È questo che si rischia a criticare Crocetta? Ed è a questo gioco, anticipato dallo scrittore di Racalmuto già 25 anni fa, che sta giocando il governatore siciliano? Perché senza nulla togliere allo storico impegno antimafia del governatore, alla Sicilia oggi, oltre a distruggere quell’immenso reticolo affaristico mafioso che ha fatto cuccagna delle Istituzioni, servirebbe anche qualcuno che ricostruisca sulle macerie che odorano di tangenti, prebende e ruberie criminali.
O almeno che ci provi. Alla Sicilia della rivoluzione, come la chiama lo stesso Crocetta, serve un presidente che restituisca dignità nel lavoro, parità nei diritti e nell’accesso alle professioni, sviluppo.
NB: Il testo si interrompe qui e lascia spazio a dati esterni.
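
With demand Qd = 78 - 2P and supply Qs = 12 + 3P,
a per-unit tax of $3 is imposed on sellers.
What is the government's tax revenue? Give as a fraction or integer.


With tax on sellers, new supply: Qs' = 12 + 3(P - 3)
= 3 + 3P
New equilibrium quantity:
Q_new = 48
Tax revenue = tax * Q_new = 3 * 48 = 144

144


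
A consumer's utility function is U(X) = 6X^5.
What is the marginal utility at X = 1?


MU = dU/dX = 6*5*X^(5-1)
MU = 30*X^4
At X = 1:
MU = 30 * 1^4
MU = 30 * 1 = 30

30


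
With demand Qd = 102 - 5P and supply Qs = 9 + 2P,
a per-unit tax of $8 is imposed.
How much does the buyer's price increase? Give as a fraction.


With a per-unit tax, the buyer's price increase depends on relative slopes.
Supply slope: d = 2, Demand slope: b = 5
Buyer's price increase = d * tax / (b + d)
= 2 * 8 / (5 + 2)
= 16 / 7 = 16/7

16/7


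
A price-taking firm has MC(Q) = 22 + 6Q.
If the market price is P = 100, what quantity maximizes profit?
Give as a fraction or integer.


In perfect competition, profit is maximized where P = MC.
100 = 22 + 6Q
78 = 6Q
Q* = 78/6 = 13

13


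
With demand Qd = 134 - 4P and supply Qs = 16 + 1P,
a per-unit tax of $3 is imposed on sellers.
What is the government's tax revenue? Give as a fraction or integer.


With tax on sellers, new supply: Qs' = 16 + 1(P - 3)
= 13 + 1P
New equilibrium quantity:
Q_new = 186/5
Tax revenue = tax * Q_new = 3 * 186/5 = 558/5

558/5


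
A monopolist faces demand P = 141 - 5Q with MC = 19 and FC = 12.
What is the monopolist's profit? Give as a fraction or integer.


MR = MC: 141 - 10Q = 19
Q* = 61/5
P* = 141 - 5*61/5 = 80
Profit = (P* - MC)*Q* - FC
= (80 - 19)*61/5 - 12
= 61*61/5 - 12
= 3721/5 - 12 = 3661/5

3661/5


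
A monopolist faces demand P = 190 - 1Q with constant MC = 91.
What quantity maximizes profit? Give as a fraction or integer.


TR = P*Q = (190 - 1Q)Q = 190Q - 1Q^2
MR = dTR/dQ = 190 - 2Q
Set MR = MC:
190 - 2Q = 91
99 = 2Q
Q* = 99/2 = 99/2

99/2


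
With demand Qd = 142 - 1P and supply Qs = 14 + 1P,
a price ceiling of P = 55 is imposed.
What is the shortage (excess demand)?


At P = 55:
Qd = 142 - 1*55 = 87
Qs = 14 + 1*55 = 69
Shortage = Qd - Qs = 87 - 69 = 18

18


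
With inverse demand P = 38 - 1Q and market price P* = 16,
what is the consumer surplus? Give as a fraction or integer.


Maximum willingness to pay (at Q=0): P_max = 38
Quantity demanded at P* = 16:
Q* = (38 - 16)/1 = 22
CS = (1/2) * Q* * (P_max - P*)
CS = (1/2) * 22 * (38 - 16)
CS = (1/2) * 22 * 22 = 242

242


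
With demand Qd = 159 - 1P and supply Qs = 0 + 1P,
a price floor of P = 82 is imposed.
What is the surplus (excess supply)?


At P = 82:
Qd = 159 - 1*82 = 77
Qs = 0 + 1*82 = 82
Surplus = Qs - Qd = 82 - 77 = 5

5


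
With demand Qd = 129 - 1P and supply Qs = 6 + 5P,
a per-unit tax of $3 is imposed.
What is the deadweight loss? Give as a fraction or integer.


Pre-tax equilibrium quantity: Q* = 217/2
Post-tax equilibrium quantity: Q_tax = 106
Reduction in quantity: Q* - Q_tax = 5/2
DWL = (1/2) * tax * (Q* - Q_tax)
DWL = (1/2) * 3 * 5/2 = 15/4

15/4


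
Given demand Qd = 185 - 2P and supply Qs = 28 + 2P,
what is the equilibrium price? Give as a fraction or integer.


At equilibrium, Qd = Qs.
185 - 2P = 28 + 2P
185 - 28 = 2P + 2P
157 = 4P
P* = 157/4 = 157/4

157/4


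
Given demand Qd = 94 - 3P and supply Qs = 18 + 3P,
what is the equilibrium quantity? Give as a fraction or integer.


First find equilibrium price:
94 - 3P = 18 + 3P
P* = 76/6 = 38/3
Then substitute into demand:
Q* = 94 - 3 * 38/3 = 56

56


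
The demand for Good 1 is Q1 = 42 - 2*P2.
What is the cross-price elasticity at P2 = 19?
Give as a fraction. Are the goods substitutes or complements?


dQ1/dP2 = -2
At P2 = 19: Q1 = 42 - 2*19 = 4
Exy = (dQ1/dP2)(P2/Q1) = -2 * 19 / 4 = -19/2
Since Exy < 0, the goods are complements.

-19/2 (complements)


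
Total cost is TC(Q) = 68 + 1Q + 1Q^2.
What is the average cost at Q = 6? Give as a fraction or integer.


TC(6) = 68 + 1*6 + 1*6^2
TC(6) = 68 + 6 + 36 = 110
AC = TC/Q = 110/6 = 55/3

55/3


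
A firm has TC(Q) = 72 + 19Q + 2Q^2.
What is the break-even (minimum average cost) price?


AC(Q) = 72/Q + 19 + 2Q
To minimize: dAC/dQ = -72/Q^2 + 2 = 0
Q^2 = 72/2 = 36
Q* = 6
Min AC = 72/6 + 19 + 2*6
Min AC = 12 + 19 + 12 = 43

43


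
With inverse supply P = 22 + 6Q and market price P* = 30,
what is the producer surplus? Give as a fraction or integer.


Minimum supply price (at Q=0): P_min = 22
Quantity supplied at P* = 30:
Q* = (30 - 22)/6 = 4/3
PS = (1/2) * Q* * (P* - P_min)
PS = (1/2) * 4/3 * (30 - 22)
PS = (1/2) * 4/3 * 8 = 16/3

16/3


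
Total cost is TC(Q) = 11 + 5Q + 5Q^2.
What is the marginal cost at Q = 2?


MC = dTC/dQ = 5 + 2*5*Q
At Q = 2:
MC = 5 + 10*2
MC = 5 + 20 = 25

25


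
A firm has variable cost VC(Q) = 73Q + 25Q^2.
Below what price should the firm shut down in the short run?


AVC(Q) = VC(Q)/Q = 73 + 25Q
AVC is increasing in Q, so minimum AVC is at Q -> 0+.
Min AVC = 73
The firm should shut down if P < 73.

73


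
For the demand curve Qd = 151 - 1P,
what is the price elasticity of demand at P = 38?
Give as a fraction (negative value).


dQ/dP = -1
At P = 38: Q = 151 - 1*38 = 113
E = (dQ/dP)(P/Q) = (-1)(38/113) = -38/113

-38/113


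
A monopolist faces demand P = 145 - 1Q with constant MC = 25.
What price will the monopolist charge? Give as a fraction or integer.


MR = 145 - 2Q
Set MR = MC: 145 - 2Q = 25
Q* = 60
Substitute into demand:
P* = 145 - 1*60 = 85

85


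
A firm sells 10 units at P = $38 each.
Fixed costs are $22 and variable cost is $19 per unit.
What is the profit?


Total Revenue = P * Q = 38 * 10 = $380
Total Cost = FC + VC*Q = 22 + 19*10 = $212
Profit = TR - TC = 380 - 212 = $168

$168


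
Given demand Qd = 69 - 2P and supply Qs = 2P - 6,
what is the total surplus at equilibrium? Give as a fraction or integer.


Find equilibrium: 69 - 2P = 2P - 6
69 + 6 = 4P
P* = 75/4 = 75/4
Q* = 2*75/4 - 6 = 63/2
Inverse demand: P = 69/2 - Q/2, so P_max = 69/2
Inverse supply: P = 3 + Q/2, so P_min = 3
CS = (1/2) * 63/2 * (69/2 - 75/4) = 3969/16
PS = (1/2) * 63/2 * (75/4 - 3) = 3969/16
TS = CS + PS = 3969/16 + 3969/16 = 3969/8

3969/8


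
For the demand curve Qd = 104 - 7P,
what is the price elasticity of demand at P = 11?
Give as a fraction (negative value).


dQ/dP = -7
At P = 11: Q = 104 - 7*11 = 27
E = (dQ/dP)(P/Q) = (-7)(11/27) = -77/27

-77/27


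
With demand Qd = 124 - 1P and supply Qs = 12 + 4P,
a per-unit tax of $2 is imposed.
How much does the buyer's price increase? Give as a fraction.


With a per-unit tax, the buyer's price increase depends on relative slopes.
Supply slope: d = 4, Demand slope: b = 1
Buyer's price increase = d * tax / (b + d)
= 4 * 2 / (1 + 4)
= 8 / 5 = 8/5

8/5


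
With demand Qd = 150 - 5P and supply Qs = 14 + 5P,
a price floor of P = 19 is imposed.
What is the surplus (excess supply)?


At P = 19:
Qd = 150 - 5*19 = 55
Qs = 14 + 5*19 = 109
Surplus = Qs - Qd = 109 - 55 = 54

54


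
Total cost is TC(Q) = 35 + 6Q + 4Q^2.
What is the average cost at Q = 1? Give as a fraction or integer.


TC(1) = 35 + 6*1 + 4*1^2
TC(1) = 35 + 6 + 4 = 45
AC = TC/Q = 45/1 = 45

45


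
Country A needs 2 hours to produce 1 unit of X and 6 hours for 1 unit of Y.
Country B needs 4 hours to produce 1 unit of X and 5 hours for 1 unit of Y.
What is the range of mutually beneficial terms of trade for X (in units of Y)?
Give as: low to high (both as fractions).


Opportunity cost of X for Country A = hours_X / hours_Y = 2/6 = 1/3 units of Y
Opportunity cost of X for Country B = hours_X / hours_Y = 4/5 = 4/5 units of Y
Terms of trade must be between the two opportunity costs.
Range: 1/3 to 4/5

1/3 to 4/5


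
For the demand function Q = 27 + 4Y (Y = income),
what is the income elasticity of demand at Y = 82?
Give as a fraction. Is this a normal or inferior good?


dQ/dY = 4
At Y = 82: Q = 27 + 4*82 = 355
Ey = (dQ/dY)(Y/Q) = 4 * 82 / 355 = 328/355
Since Ey > 0, this is a normal good.

328/355 (normal good)


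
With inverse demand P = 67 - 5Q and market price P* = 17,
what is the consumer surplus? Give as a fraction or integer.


Maximum willingness to pay (at Q=0): P_max = 67
Quantity demanded at P* = 17:
Q* = (67 - 17)/5 = 10
CS = (1/2) * Q* * (P_max - P*)
CS = (1/2) * 10 * (67 - 17)
CS = (1/2) * 10 * 50 = 250

250


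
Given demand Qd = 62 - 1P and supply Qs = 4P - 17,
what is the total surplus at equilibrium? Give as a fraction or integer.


Find equilibrium: 62 - 1P = 4P - 17
62 + 17 = 5P
P* = 79/5 = 79/5
Q* = 4*79/5 - 17 = 231/5
Inverse demand: P = 62 - Q/1, so P_max = 62
Inverse supply: P = 17/4 + Q/4, so P_min = 17/4
CS = (1/2) * 231/5 * (62 - 79/5) = 53361/50
PS = (1/2) * 231/5 * (79/5 - 17/4) = 53361/200
TS = CS + PS = 53361/50 + 53361/200 = 53361/40

53361/40


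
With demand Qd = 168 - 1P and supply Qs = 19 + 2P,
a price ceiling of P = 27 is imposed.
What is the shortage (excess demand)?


At P = 27:
Qd = 168 - 1*27 = 141
Qs = 19 + 2*27 = 73
Shortage = Qd - Qs = 141 - 73 = 68

68


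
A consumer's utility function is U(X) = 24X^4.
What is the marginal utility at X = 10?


MU = dU/dX = 24*4*X^(4-1)
MU = 96*X^3
At X = 10:
MU = 96 * 10^3
MU = 96 * 1000 = 96000

96000


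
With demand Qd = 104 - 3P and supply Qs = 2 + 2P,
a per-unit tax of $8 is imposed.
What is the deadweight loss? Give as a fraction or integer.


Pre-tax equilibrium quantity: Q* = 214/5
Post-tax equilibrium quantity: Q_tax = 166/5
Reduction in quantity: Q* - Q_tax = 48/5
DWL = (1/2) * tax * (Q* - Q_tax)
DWL = (1/2) * 8 * 48/5 = 192/5

192/5


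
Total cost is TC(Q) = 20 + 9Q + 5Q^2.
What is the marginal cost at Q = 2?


MC = dTC/dQ = 9 + 2*5*Q
At Q = 2:
MC = 9 + 10*2
MC = 9 + 20 = 29

29


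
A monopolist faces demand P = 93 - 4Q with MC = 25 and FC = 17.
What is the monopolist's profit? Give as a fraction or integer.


MR = MC: 93 - 8Q = 25
Q* = 17/2
P* = 93 - 4*17/2 = 59
Profit = (P* - MC)*Q* - FC
= (59 - 25)*17/2 - 17
= 34*17/2 - 17
= 289 - 17 = 272

272


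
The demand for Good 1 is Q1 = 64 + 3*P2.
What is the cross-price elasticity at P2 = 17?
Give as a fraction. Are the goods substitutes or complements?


dQ1/dP2 = 3
At P2 = 17: Q1 = 64 + 3*17 = 115
Exy = (dQ1/dP2)(P2/Q1) = 3 * 17 / 115 = 51/115
Since Exy > 0, the goods are substitutes.

51/115 (substitutes)


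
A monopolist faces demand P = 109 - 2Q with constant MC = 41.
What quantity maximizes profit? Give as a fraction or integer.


TR = P*Q = (109 - 2Q)Q = 109Q - 2Q^2
MR = dTR/dQ = 109 - 4Q
Set MR = MC:
109 - 4Q = 41
68 = 4Q
Q* = 68/4 = 17

17


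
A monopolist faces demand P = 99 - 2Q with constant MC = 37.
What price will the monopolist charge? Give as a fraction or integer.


MR = 99 - 4Q
Set MR = MC: 99 - 4Q = 37
Q* = 31/2
Substitute into demand:
P* = 99 - 2*31/2 = 68

68


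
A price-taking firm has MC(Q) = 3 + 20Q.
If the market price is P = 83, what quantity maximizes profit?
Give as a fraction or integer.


In perfect competition, profit is maximized where P = MC.
83 = 3 + 20Q
80 = 20Q
Q* = 80/20 = 4

4


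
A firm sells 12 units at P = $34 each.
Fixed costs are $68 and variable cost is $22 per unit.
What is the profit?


Total Revenue = P * Q = 34 * 12 = $408
Total Cost = FC + VC*Q = 68 + 22*12 = $332
Profit = TR - TC = 408 - 332 = $76

$76


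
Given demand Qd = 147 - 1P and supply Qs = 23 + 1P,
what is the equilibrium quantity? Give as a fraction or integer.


First find equilibrium price:
147 - 1P = 23 + 1P
P* = 124/2 = 62
Then substitute into demand:
Q* = 147 - 1 * 62 = 85

85


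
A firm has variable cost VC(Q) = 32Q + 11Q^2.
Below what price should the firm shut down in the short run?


AVC(Q) = VC(Q)/Q = 32 + 11Q
AVC is increasing in Q, so minimum AVC is at Q -> 0+.
Min AVC = 32
The firm should shut down if P < 32.

32


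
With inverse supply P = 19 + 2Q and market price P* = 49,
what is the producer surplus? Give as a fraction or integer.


Minimum supply price (at Q=0): P_min = 19
Quantity supplied at P* = 49:
Q* = (49 - 19)/2 = 15
PS = (1/2) * Q* * (P* - P_min)
PS = (1/2) * 15 * (49 - 19)
PS = (1/2) * 15 * 30 = 225

225


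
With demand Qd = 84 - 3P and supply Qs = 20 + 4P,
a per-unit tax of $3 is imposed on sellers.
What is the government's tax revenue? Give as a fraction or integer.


With tax on sellers, new supply: Qs' = 20 + 4(P - 3)
= 8 + 4P
New equilibrium quantity:
Q_new = 360/7
Tax revenue = tax * Q_new = 3 * 360/7 = 1080/7

1080/7


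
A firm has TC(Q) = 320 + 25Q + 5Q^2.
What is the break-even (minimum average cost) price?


AC(Q) = 320/Q + 25 + 5Q
To minimize: dAC/dQ = -320/Q^2 + 5 = 0
Q^2 = 320/5 = 64
Q* = 8
Min AC = 320/8 + 25 + 5*8
Min AC = 40 + 25 + 40 = 105

105


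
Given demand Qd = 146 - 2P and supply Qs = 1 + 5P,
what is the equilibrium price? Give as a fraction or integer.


At equilibrium, Qd = Qs.
146 - 2P = 1 + 5P
146 - 1 = 2P + 5P
145 = 7P
P* = 145/7 = 145/7

145/7


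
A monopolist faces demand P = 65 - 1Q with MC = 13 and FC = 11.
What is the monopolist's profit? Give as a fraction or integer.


MR = MC: 65 - 2Q = 13
Q* = 26
P* = 65 - 1*26 = 39
Profit = (P* - MC)*Q* - FC
= (39 - 13)*26 - 11
= 26*26 - 11
= 676 - 11 = 665

665


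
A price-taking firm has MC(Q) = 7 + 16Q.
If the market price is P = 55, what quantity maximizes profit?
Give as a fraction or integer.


In perfect competition, profit is maximized where P = MC.
55 = 7 + 16Q
48 = 16Q
Q* = 48/16 = 3

3


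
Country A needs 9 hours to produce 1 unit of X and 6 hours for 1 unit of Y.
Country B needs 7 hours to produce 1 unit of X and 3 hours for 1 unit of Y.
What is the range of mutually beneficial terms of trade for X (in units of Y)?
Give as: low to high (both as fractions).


Opportunity cost of X for Country A = hours_X / hours_Y = 9/6 = 3/2 units of Y
Opportunity cost of X for Country B = hours_X / hours_Y = 7/3 = 7/3 units of Y
Terms of trade must be between the two opportunity costs.
Range: 3/2 to 7/3

3/2 to 7/3


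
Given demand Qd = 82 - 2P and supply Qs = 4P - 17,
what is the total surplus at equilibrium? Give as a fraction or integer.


Find equilibrium: 82 - 2P = 4P - 17
82 + 17 = 6P
P* = 99/6 = 33/2
Q* = 4*33/2 - 17 = 49
Inverse demand: P = 41 - Q/2, so P_max = 41
Inverse supply: P = 17/4 + Q/4, so P_min = 17/4
CS = (1/2) * 49 * (41 - 33/2) = 2401/4
PS = (1/2) * 49 * (33/2 - 17/4) = 2401/8
TS = CS + PS = 2401/4 + 2401/8 = 7203/8

7203/8


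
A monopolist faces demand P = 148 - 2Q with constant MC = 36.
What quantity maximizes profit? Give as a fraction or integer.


TR = P*Q = (148 - 2Q)Q = 148Q - 2Q^2
MR = dTR/dQ = 148 - 4Q
Set MR = MC:
148 - 4Q = 36
112 = 4Q
Q* = 112/4 = 28

28


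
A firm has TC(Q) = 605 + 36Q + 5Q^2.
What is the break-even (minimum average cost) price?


AC(Q) = 605/Q + 36 + 5Q
To minimize: dAC/dQ = -605/Q^2 + 5 = 0
Q^2 = 605/5 = 121
Q* = 11
Min AC = 605/11 + 36 + 5*11
Min AC = 55 + 36 + 55 = 146

146


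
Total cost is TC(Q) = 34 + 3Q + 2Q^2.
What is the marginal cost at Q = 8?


MC = dTC/dQ = 3 + 2*2*Q
At Q = 8:
MC = 3 + 4*8
MC = 3 + 32 = 35

35


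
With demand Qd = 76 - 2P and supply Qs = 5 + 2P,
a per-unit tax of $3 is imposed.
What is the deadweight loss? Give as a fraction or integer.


Pre-tax equilibrium quantity: Q* = 81/2
Post-tax equilibrium quantity: Q_tax = 75/2
Reduction in quantity: Q* - Q_tax = 3
DWL = (1/2) * tax * (Q* - Q_tax)
DWL = (1/2) * 3 * 3 = 9/2

9/2


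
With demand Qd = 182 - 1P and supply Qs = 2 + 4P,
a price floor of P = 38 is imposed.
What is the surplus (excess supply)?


At P = 38:
Qd = 182 - 1*38 = 144
Qs = 2 + 4*38 = 154
Surplus = Qs - Qd = 154 - 144 = 10

10


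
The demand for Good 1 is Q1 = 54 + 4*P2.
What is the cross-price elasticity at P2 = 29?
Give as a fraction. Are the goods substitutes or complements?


dQ1/dP2 = 4
At P2 = 29: Q1 = 54 + 4*29 = 170
Exy = (dQ1/dP2)(P2/Q1) = 4 * 29 / 170 = 58/85
Since Exy > 0, the goods are substitutes.

58/85 (substitutes)


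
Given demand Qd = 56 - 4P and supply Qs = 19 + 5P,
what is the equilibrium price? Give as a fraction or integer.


At equilibrium, Qd = Qs.
56 - 4P = 19 + 5P
56 - 19 = 4P + 5P
37 = 9P
P* = 37/9 = 37/9

37/9


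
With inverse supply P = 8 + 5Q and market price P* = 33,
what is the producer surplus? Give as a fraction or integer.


Minimum supply price (at Q=0): P_min = 8
Quantity supplied at P* = 33:
Q* = (33 - 8)/5 = 5
PS = (1/2) * Q* * (P* - P_min)
PS = (1/2) * 5 * (33 - 8)
PS = (1/2) * 5 * 25 = 125/2

125/2


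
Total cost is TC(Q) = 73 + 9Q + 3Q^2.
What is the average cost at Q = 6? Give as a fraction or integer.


TC(6) = 73 + 9*6 + 3*6^2
TC(6) = 73 + 54 + 108 = 235
AC = TC/Q = 235/6 = 235/6

235/6


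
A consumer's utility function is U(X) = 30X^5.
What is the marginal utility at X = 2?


MU = dU/dX = 30*5*X^(5-1)
MU = 150*X^4
At X = 2:
MU = 150 * 2^4
MU = 150 * 16 = 2400

2400


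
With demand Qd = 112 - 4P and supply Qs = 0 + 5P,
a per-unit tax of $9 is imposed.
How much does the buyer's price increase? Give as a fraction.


With a per-unit tax, the buyer's price increase depends on relative slopes.
Supply slope: d = 5, Demand slope: b = 4
Buyer's price increase = d * tax / (b + d)
= 5 * 9 / (4 + 5)
= 45 / 9 = 5

5


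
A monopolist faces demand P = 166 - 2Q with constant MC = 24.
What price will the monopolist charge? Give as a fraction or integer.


MR = 166 - 4Q
Set MR = MC: 166 - 4Q = 24
Q* = 71/2
Substitute into demand:
P* = 166 - 2*71/2 = 95

95


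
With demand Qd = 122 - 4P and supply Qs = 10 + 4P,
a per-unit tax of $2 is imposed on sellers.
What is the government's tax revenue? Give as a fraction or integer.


With tax on sellers, new supply: Qs' = 10 + 4(P - 2)
= 2 + 4P
New equilibrium quantity:
Q_new = 62
Tax revenue = tax * Q_new = 2 * 62 = 124

124


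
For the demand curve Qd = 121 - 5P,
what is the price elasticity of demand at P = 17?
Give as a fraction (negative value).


dQ/dP = -5
At P = 17: Q = 121 - 5*17 = 36
E = (dQ/dP)(P/Q) = (-5)(17/36) = -85/36

-85/36


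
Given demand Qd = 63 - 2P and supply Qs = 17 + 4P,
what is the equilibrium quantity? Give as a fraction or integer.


First find equilibrium price:
63 - 2P = 17 + 4P
P* = 46/6 = 23/3
Then substitute into demand:
Q* = 63 - 2 * 23/3 = 143/3

143/3


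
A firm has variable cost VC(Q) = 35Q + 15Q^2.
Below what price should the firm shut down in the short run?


AVC(Q) = VC(Q)/Q = 35 + 15Q
AVC is increasing in Q, so minimum AVC is at Q -> 0+.
Min AVC = 35
The firm should shut down if P < 35.

35


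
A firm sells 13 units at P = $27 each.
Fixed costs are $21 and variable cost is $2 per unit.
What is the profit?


Total Revenue = P * Q = 27 * 13 = $351
Total Cost = FC + VC*Q = 21 + 2*13 = $47
Profit = TR - TC = 351 - 47 = $304

$304


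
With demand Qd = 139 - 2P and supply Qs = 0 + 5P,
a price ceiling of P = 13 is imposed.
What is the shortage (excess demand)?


At P = 13:
Qd = 139 - 2*13 = 113
Qs = 0 + 5*13 = 65
Shortage = Qd - Qs = 113 - 65 = 48

48


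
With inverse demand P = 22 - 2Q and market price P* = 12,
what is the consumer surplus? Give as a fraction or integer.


Maximum willingness to pay (at Q=0): P_max = 22
Quantity demanded at P* = 12:
Q* = (22 - 12)/2 = 5
CS = (1/2) * Q* * (P_max - P*)
CS = (1/2) * 5 * (22 - 12)
CS = (1/2) * 5 * 10 = 25

25


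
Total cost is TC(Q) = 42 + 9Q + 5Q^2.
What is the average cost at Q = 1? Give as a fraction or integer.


TC(1) = 42 + 9*1 + 5*1^2
TC(1) = 42 + 9 + 5 = 56
AC = TC/Q = 56/1 = 56

56


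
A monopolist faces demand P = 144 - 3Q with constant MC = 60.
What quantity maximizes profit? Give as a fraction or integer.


TR = P*Q = (144 - 3Q)Q = 144Q - 3Q^2
MR = dTR/dQ = 144 - 6Q
Set MR = MC:
144 - 6Q = 60
84 = 6Q
Q* = 84/6 = 14

14


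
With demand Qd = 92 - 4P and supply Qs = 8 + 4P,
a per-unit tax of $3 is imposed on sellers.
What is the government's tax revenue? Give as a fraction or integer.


With tax on sellers, new supply: Qs' = 8 + 4(P - 3)
= 4P - 4
New equilibrium quantity:
Q_new = 44
Tax revenue = tax * Q_new = 3 * 44 = 132

132


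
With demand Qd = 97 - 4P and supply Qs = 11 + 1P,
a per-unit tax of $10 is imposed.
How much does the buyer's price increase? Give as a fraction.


With a per-unit tax, the buyer's price increase depends on relative slopes.
Supply slope: d = 1, Demand slope: b = 4
Buyer's price increase = d * tax / (b + d)
= 1 * 10 / (4 + 1)
= 10 / 5 = 2

2


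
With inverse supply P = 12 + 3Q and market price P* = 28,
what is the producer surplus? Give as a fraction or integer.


Minimum supply price (at Q=0): P_min = 12
Quantity supplied at P* = 28:
Q* = (28 - 12)/3 = 16/3
PS = (1/2) * Q* * (P* - P_min)
PS = (1/2) * 16/3 * (28 - 12)
PS = (1/2) * 16/3 * 16 = 128/3

128/3


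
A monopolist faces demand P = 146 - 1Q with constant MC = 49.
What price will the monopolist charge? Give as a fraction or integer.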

Oltre alla lotta strillata a Cosa Nostra, dopo anni di politici conniventi e favoreggiatori, oltre alla rotazione spasmodica e continua dei dirigenti (che ha come effetto quello di paralizzare l’attività burocratica regionale), oltre agli annunci rivoluzionari pompati dai media nazionali e poi svaniti (Muos no, Muos si, Province no, Province forse, Province boh, e così via) oltre ai comunicati stampa arrivati un minuto dopo (non prima, dopo) le operazioni della forze dell’ordine che squarciano il velo sulla mala amministrazione siciliana, occorre anche altro.
Oggi, dopo dieci mesi di governo, alla Sicilia servirebbe davvero un presidente che faccia parlare i fatti. Al format tv della lotta alla mafia, tanto troppo simile a quello descritto da Sciascia, al monito manicheo del “chi è con me è nel giusto”, andrebbero aggiunti più disegni legge poi approvati da una maggioranza parlamentare, che in più di un’occasione, a dire il vero, è sembrata latitante. E non è un caso se sindacati come Cgil e Cisl, associazioni di imprenditori e artigiani, facce pulite dell’amministrazione aziendale, hanno fino ad ora bocciato l’opera del nuovo presidente Crocetta. Saranno mica mafiosi, punciuti, anche loro?